Jacob is the complete opposite. He is a cop, but in a very small town bordering a rain forest. As he said, his toughest cases are old ladies fighting over a recipe. Until a dead body shows up. He is all sunshine and happiness. The August of old is everything Jacob wanted to be. Out, proud, a working cop with a boyfriend on his arm.
At least half of the book is Jacob falling for August, but August totally oblivious to it. But slowly but surly Jacob gets him to notice him. It is so sweet to see August slowly come back to life.
I loved the setting of the small town with Aboriginal ties. Jacob is Aboriginal and sprinkled throughout the book he mentions different way he is STILL discriminated against.
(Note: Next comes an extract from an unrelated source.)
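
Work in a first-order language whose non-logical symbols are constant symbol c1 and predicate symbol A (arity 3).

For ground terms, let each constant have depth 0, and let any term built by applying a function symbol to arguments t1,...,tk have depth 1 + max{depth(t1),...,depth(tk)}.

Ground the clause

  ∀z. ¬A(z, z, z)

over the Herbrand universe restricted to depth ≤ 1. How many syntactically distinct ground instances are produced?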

If you are a fan of NR Walker you are going to want to read this. Above all, she is a great story teller with characters you really can’t help but love.
3.5 pieces of eye candy
N.R. Walker is an Australian author, who loves her genre of gay romance. She loves writing and spends far too much time doing it, but wouldn’t have it any other way.
She is many things: a mother, a wife, a sister, a writer. She has pretty, pretty boys who live in her head, who don’t let her sleep at night unless she gives them life with words.
She likes it when they do dirty, dirty things… but likes it even more when they fall in love.
She used to think having people in her head talking to her was weird, until one day she happened across other writers who told her it was normal.